“Quando me vi sozinha ali, eu podia falar.” Foi durante um atendimento da Defensoria Pública do Acre (DPE/AC), em Capixaba, que Adaíres Costa dos Santos Nunes encontrou a oportunidade de relatar a violência que sofria dentro de casa. Pouco mais de um ano depois, nesta sexta-feira, 21, ela contou sua história durante uma ação na Casa Rosa Mulher, em Rio Branco, que registrou 376 atendimentos jurídicos, sociais, de saúde e autocuidado.
Adaíres havia procurado a Defensoria para buscar uma solução para empréstimos que afirma não ter contratado e que estavam sendo descontados de seu benefício previdenciário. Segundo ela, o então marido não a deixava sozinha, controlava seus movimentos e acompanhava até as conversas telefônicas com familiares. Ao entrar desacompanhada na sala do defensor público Augusto César Freitas, percebeu que poderia pedir ajuda. “Eu estava em uma crise muito grande de ansiedade e desabafei”, recorda.
A defensora pública Bárbara Abreu promoveu uma videochamada para que Adaíres conversasse com Augusto César Freitas, defensor público que recebeu seu pedido de ajuda durante o atendimento em Capixaba. Foto: Bruno Medim/Dicom
Segundo Adaíres, a medida protetiva de urgência foi entregue no dia seguinte, e ela foi encaminhada à Casa Abrigo Mãe da Mata. Mais tarde, passou a morar em Rio Branco, onde recebe acompanhamento psicológico na Casa Rosa e o apoio da Patrulha Maria da Penha. “Essa lei é essencial”, afirma. Para ela, a atuação da Defensoria e dos demais serviços da rede de proteção foi decisiva para que pudesse reconstruir sua rotina com segurança e autonomia.
Promovida pela DPE/AC, por meio do Núcleo de Promoção e Defesa dos Direitos Humanos da Mulher, Diversidade Sexual e Gênero (Nudem), em parceria com a Associação das Defensoras e Defensores Públicos do Acre (Adpacre), a ação ofereceu atendimentos jurídicos relacionados a divórcio, pensão alimentícia, guarda, investigação de paternidade, retificação de documentos, tutela, curatela e defesa do consumidor. Os serviços incluíram ainda emissão de segunda via de certidões, consultas oftalmológicas e odontológicas, agendamento de mamografia e de exame preventivo do câncer do colo do útero, massagem, corte de cabelo e esmaltação.

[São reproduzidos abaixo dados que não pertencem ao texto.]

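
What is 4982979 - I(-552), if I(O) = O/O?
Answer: 4982978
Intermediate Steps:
I(O) = 1
4982979 - I(-552) = 4982979 - 1*1 = 4982979 - 1 = 4982978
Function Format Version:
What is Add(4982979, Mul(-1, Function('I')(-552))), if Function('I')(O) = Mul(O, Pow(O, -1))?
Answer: 4982978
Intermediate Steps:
Function('I')(O) = 1
Add(4982979, Mul(-1, Function('I')(-552))) = Add(4982979, Mul(-1, 1)) = Add(4982979, -1) = 4982978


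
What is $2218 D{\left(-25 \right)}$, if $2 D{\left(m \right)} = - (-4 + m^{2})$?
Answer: $-688689$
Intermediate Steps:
$D{\left(m \right)} = 2 - \frac{m^{2}}{2}$ ($D{\left(m \right)} = \frac{\left(-1\right) \left(-4 + m^{2}\right)}{2} = \frac{4 - m^{2}}{2} = 2 - \frac{m^{2}}{2}$)
$2218 D{\left(-25 \right)} = 2218 \left(2 - \frac{\left(-25\right)^{2}}{2}\right) = 2218 \left(2 - \frac{625}{2}\right) = 2218 \left(- \frac{621}{2}\right) = -688689$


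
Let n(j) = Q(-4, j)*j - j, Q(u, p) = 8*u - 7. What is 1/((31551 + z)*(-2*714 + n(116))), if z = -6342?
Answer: -1/152968212 ≈ -6.5373e-9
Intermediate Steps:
Q(u, p) = -7 + 8*u
n(j) = -40*j (n(j) = (-7 + 8*(-4))*j - j = (-7 - 32)*j - j = -39*j - j = -40*j)
1/((31551 + z)*(-2*714 + n(116))) = 1/((31551 - 6342)*(-2*714 - 40*116)) = 1/(25209*(-1428 - 4640)) = 1/(25209*(-6068)) = 1/(-152968212) = -1/152968212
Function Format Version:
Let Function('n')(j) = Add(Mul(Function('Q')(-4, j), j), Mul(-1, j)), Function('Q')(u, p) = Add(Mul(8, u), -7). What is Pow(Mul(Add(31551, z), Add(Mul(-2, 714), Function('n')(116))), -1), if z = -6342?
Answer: Rational(-1, 152968212) ≈ -6.5373e-9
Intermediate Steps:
Function('Q')(u, p) = Add(-7, Mul(8, u))
Function('n')(j) = Mul(-40, j) (Function('n')(j) = Add(Mul(Add(-7, Mul(8, -4)), j), Mul(-1, j)) = Add(Mul(Add(-7, -32), j), Mul(-1, j)) = Add(Mul(-39, j), Mul(-1, j)) = Mul(-40, j))
Pow(Mul(Add(31551, z), Add(Mul(-2, 714), Function('n')(116))), -1) = Pow(Mul(Add(31551, -6342), Add(Mul(-2, 714), Mul(-40, 116))), -1) = Pow(Mul(25209, Add(-1428, -4640)), -1) = Pow(Mul(25209, -6068), -1) = Pow(-152968212, -1) = Rational(-1, 152968212)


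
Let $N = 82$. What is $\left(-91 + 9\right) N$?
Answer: $-6724$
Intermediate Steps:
$\left(-91 + 9\right) N = \left(-91 + 9\right) 82 = \left(-82\right) 82 = -6724$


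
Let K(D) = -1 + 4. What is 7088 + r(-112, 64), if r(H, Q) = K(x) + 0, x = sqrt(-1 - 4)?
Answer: 7091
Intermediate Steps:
x = I*sqrt(5) (x = sqrt(-5) = I*sqrt(5) ≈ 2.2361*I)
K(D) = 3
r(H, Q) = 3 (r(H, Q) = 3 + 0 = 3)
7088 + r(-112, 64) = 7088 + 3 = 7091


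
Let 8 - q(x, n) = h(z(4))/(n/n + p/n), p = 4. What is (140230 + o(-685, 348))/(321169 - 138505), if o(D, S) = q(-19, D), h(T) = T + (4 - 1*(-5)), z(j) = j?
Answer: 95493173/124394184 ≈ 0.76767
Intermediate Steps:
h(T) = 9 + T (h(T) = T + (4 + 5) = T + 9 = 9 + T)
q(x, n) = 8 - 13/(1 + 4/n) (q(x, n) = 8 - (9 + 4)/(n/n + 4/n) = 8 - 13/(1 + 4/n))
o(D, S) = (32 - 5*D)/(4 + D)
(140230 + o(-685, 348))/(321169 - 138505) = (140230 + (32 - 5*(-685))/(4 - 685))/(321169 - 138505) = (140230 + (32 + 3425)/(-681))/182664 = (140230 - 1/681*3457)*(1/182664) = (140230 - 3457/681)*(1/182664) = (95493173/681)*(1/182664) = 95493173/124394184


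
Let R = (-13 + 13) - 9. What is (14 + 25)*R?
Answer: -351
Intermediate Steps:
R = -9 (R = 0 - 9 = -9)
(14 + 25)*R = (14 + 25)*(-9) = 39*(-9) = -351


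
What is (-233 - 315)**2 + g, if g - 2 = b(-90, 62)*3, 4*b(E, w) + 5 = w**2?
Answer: 1212741/4 ≈ 3.0319e+5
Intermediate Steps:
b(E, w) = -5/4 + w**2/4
g = 11525/4 (g = 2 + (-5/4 + (1/4)*62**2)*3 = 2 + (-5/4 + (1/4)*3844)*3 = 2 + (-5/4 + 961)*3 = 2 + (3839/4)*3 = 2 + 11517/4 = 11525/4 ≈ 2881.3)
(-233 - 315)**2 + g = (-233 - 315)**2 + 11525/4 = (-548)**2 + 11525/4 = 300304 + 11525/4 = 1212741/4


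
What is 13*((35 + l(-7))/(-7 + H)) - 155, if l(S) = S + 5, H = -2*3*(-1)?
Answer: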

A reunião dos serviços no mesmo espaço facilitou o acesso das participantes. Marilda, de 70 anos, aproveitou a manhã para fazer massagem, cortar o cabelo e cuidar das unhas. “É ótimo quando tem tudo junto. Estou renovada”, contou. Irene, de 74 anos, teve a pressão arterial aferida, após mais de um ano sem esse acompanhamento, e recebeu orientação sobre o resultado. Ela também destacou a proximidade da Casa Rosa e o acolhimento recebido no local.

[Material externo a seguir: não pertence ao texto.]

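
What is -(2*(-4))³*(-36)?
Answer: -18432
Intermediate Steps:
-(2*(-4))³*(-36) = -1*(-8)³*(-36) = -1*(-512)*(-36) = 512*(-36) = -18432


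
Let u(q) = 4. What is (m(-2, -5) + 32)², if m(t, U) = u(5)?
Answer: 1296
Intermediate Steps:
m(t, U) = 4
(m(-2, -5) + 32)² = (4 + 32)² = 36² = 1296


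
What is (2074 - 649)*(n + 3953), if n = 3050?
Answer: 9979275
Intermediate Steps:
(2074 - 649)*(n + 3953) = (2074 - 649)*(3050 + 3953) = 1425*7003 = 9979275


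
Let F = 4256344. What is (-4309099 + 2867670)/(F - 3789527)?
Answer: -1441429/466817 ≈ -3.0878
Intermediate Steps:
(-4309099 + 2867670)/(F - 3789527) = (-4309099 + 2867670)/(4256344 - 3789527) = -1441429/466817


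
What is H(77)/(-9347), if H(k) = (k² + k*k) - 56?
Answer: -11802/9347 ≈ -1.2627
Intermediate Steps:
H(k) = -56 + 2*k² (H(k) = (k² + k²) - 56 = 2*k² - 56 = -56 + 2*k²)
H(77)/(-9347) = (-56 + 2*77²)/(-9347) = (-56 + 2*5929)*(-1/9347) = (-56 + 11858)*(-1/9347) = 11802*(-1/9347) = -11802/9347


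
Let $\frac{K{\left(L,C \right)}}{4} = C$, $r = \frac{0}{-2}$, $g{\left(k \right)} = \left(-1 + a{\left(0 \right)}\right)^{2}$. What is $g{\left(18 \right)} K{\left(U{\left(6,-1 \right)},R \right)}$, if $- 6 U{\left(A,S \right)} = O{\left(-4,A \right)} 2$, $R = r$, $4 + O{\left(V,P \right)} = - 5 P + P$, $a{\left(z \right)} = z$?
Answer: $0$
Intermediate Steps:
$g{\left(k \right)} = 1$ ($g{\left(k \right)} = \left(-1 + 0\right)^{2} = \left(-1\right)^{2} = 1$)
$r = 0$ ($r = 0 \left(- \frac{1}{2}\right) = 0$)
$O{\left(V,P \right)} = -4 - 4 P$ ($O{\left(V,P \right)} = -4 + \left(- 5 P + P\right) = -4 - 4 P$)
$R = 0$
$U{\left(A,S \right)} = \frac{4}{3} + \frac{4 A}{3}$ ($U{\left(A,S \right)} = - \frac{\left(-4 - 4 A\right) 2}{6} = - \frac{-8 - 8 A}{6} = \frac{4}{3} + \frac{4 A}{3}$)
$K{\left(L,C \right)} = 4 C$
$g{\left(18 \right)} K{\left(U{\left(6,-1 \right)},R \right)} = 1 \cdot 4 \cdot 0 = 1 \cdot 0 = 0$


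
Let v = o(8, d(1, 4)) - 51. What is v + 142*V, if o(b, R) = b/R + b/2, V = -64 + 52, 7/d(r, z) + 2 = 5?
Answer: -12233/7 ≈ -1747.6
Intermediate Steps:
d(r, z) = 7/3 (d(r, z) = 7/(-2 + 5) = 7/3)
V = -12
o(b, R) = b/2 + b/R (o(b, R) = b/R + b*(½) = b/R + b/2 = b/2 + b/R)
v = -305/7 (v = ((½)*8 + 8/(7/3)) - 51 = (4 + 8*(3/7)) - 51 = (4 + 24/7) - 51 = 52/7 - 51 = -305/7 ≈ -43.571)
v + 142*V = -305/7 + 142*(-12) = -305/7 - 1704 = -12233/7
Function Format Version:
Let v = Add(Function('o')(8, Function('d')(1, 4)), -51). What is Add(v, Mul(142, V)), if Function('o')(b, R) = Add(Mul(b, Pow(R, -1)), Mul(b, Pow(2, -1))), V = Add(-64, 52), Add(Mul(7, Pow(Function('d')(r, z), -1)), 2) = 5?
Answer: Rational(-12233, 7) ≈ -1747.6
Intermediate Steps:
Function('d')(r, z) = Rational(7, 3) (Function('d')(r, z) = Mul(7, Pow(Add(-2, 5), -1)) = Mul(7, Pow(3, -1)) = Mul(7, Rational(1, 3)) = Rational(7, 3))
V = -12
Function('o')(b, R) = Add(Mul(Rational(1, 2), b), Mul(b, Pow(R, -1))) (Function('o')(b, R) = Add(Mul(b, Pow(R, -1)), Mul(b, Rational(1, 2))) = Add(Mul(b, Pow(R, -1)), Mul(Rational(1, 2), b)) = Add(Mul(Rational(1, 2), b), Mul(b, Pow(R, -1))))
v = Rational(-305, 7) (v = Add(Add(Mul(Rational(1, 2), 8), Mul(8, Pow(Rational(7, 3), -1))), -51) = Add(Add(4, Mul(8, Rational(3, 7))), -51) = Add(Add(4, Rational(24, 7)), -51) = Add(Rational(52, 7), -51) = Rational(-305, 7) ≈ -43.571)
Add(v, Mul(142, V)) = Add(Rational(-305, 7), Mul(142, -12)) = Add(Rational(-305, 7), -1704) = Rational(-12233, 7)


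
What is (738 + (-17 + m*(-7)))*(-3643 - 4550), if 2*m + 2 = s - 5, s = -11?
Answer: -6423312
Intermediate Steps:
m = -9 (m = -1 + (-11 - 5)/2 = -1 + (1/2)*(-16) = -1 - 8 = -9)
(738 + (-17 + m*(-7)))*(-3643 - 4550) = (738 + (-17 - 9*(-7)))*(-3643 - 4550) = (738 + (-17 + 63))*(-8193) = (738 + 46)*(-8193) = 784*(-8193) = -6423312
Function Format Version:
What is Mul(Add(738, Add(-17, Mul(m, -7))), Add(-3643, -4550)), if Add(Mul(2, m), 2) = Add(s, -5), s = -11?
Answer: -6423312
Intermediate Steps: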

A chefe do Nudem, defensora pública Gabriella de Andrade Virgílio, explicou que a iniciativa integra as atividades do Agosto Lilás, no ano em que a Lei Maria da Penha completa 20 anos. “As mulheres não precisam esperar a situação ficar pior. Elas podem procurar a Defensoria para receber orientação jurídica adequada e tomar a melhor decisão possível”, ressaltou. A diretora de Assistência Social e Direitos Humanos, Suelen Faria, acrescentou que a Casa Rosa oferece acompanhamento psicológico e social, encaminhamentos para serviços de saúde e acesso a benefícios sociais, quando necessários.

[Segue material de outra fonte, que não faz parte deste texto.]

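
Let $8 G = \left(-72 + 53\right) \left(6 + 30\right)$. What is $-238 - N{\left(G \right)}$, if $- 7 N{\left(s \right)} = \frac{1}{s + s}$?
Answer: $- \frac{284887}{1197} \approx -238.0$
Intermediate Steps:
$G = - \frac{171}{2}$ ($G = \frac{\left(-72 + 53\right) \left(6 + 30\right)}{8} = \frac{\left(-19\right) 36}{8} = \frac{1}{8} \left(-684\right) = - \frac{171}{2} \approx -85.5$)
$N{\left(s \right)} = - \frac{1}{14 s}$ ($N{\left(s \right)} = - \frac{1}{7 \left(s + s\right)} = - \frac{1}{7 \cdot 2 s} = - \frac{\frac{1}{2} \frac{1}{s}}{7} = - \frac{1}{14 s}$)
$-238 - N{\left(G \right)} = -238 - - \frac{1}{14 \left(- \frac{171}{2}\right)} = -238 - \left(- \frac{1}{14}\right) \left(- \frac{2}{171}\right) = -238 - \frac{1}{1197} = - \frac{284887}{1197}$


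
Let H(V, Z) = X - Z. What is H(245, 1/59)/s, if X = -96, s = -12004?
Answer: 5665/708236 ≈ 0.0079987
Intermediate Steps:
H(V, Z) = -96 - Z
H(245, 1/59)/s = (-96 - 1/59)/(-12004) = (-96 - 1*1/59)*(-1/12004) = (-96 - 1/59)*(-1/12004) = -5665/59*(-1/12004) = 5665/708236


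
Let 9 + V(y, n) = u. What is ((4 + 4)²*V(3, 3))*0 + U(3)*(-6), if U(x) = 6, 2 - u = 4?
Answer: -36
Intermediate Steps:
u = -2 (u = 2 - 1*4 = 2 - 4 = -2)
V(y, n) = -11 (V(y, n) = -9 - 2 = -11)
((4 + 4)²*V(3, 3))*0 + U(3)*(-6) = ((4 + 4)²*(-11))*0 + 6*(-6) = (8²*(-11))*0 - 36 = (64*(-11))*0 - 36 = -704*0 - 36 = 0 - 36 = -36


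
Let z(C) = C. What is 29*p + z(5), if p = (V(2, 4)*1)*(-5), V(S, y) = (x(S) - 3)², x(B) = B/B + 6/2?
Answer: -140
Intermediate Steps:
x(B) = 4 (x(B) = 1 + 6*(½) = 1 + 3 = 4)
V(S, y) = 1 (V(S, y) = (4 - 3)² = 1² = 1)
p = -5 (p = (1*1)*(-5) = 1*(-5) = -5)
29*p + z(5) = 29*(-5) + 5 = -145 + 5 = -140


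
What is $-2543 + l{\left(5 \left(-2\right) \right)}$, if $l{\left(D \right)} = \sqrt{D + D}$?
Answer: $-2543 + 2 i \sqrt{5} \approx -2543.0 + 4.4721 i$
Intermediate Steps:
$l{\left(D \right)} = \sqrt{2} \sqrt{D}$ ($l{\left(D \right)} = \sqrt{2 D} = \sqrt{2} \sqrt{D}$)
$-2543 + l{\left(5 \left(-2\right) \right)} = -2543 + \sqrt{2} \sqrt{5 \left(-2\right)} = -2543 + \sqrt{2} \sqrt{-10} = -2543 + \sqrt{2} i \sqrt{10} = -2543 + 2 i \sqrt{5}$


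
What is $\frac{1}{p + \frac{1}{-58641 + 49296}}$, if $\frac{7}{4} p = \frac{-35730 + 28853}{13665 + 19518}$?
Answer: $- \frac{14766435}{1750303} \approx -8.4365$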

Para a presidenta da Adpacre, defensora pública Bárbara Abreu, a atividade também reforçou a campanha “O acesso à justiça gratuito tem nome e endereço na Constituição: Defensoria Pública”, promovida nacionalmente pela Associação Nacional das Defensoras e Defensores Públicos (ANADEP). “A Defensoria Pública também atua de maneira coletiva e individual, prevenindo conflitos e levando cidadania à população”, afirmou. A ação contou com o apoio da Prefeitura de Rio Branco, da Secretaria de Estado de Assistência Social e Direitos Humanos (SEASDH) e do Serviço Nacional de Aprendizagem Comercial (Senac).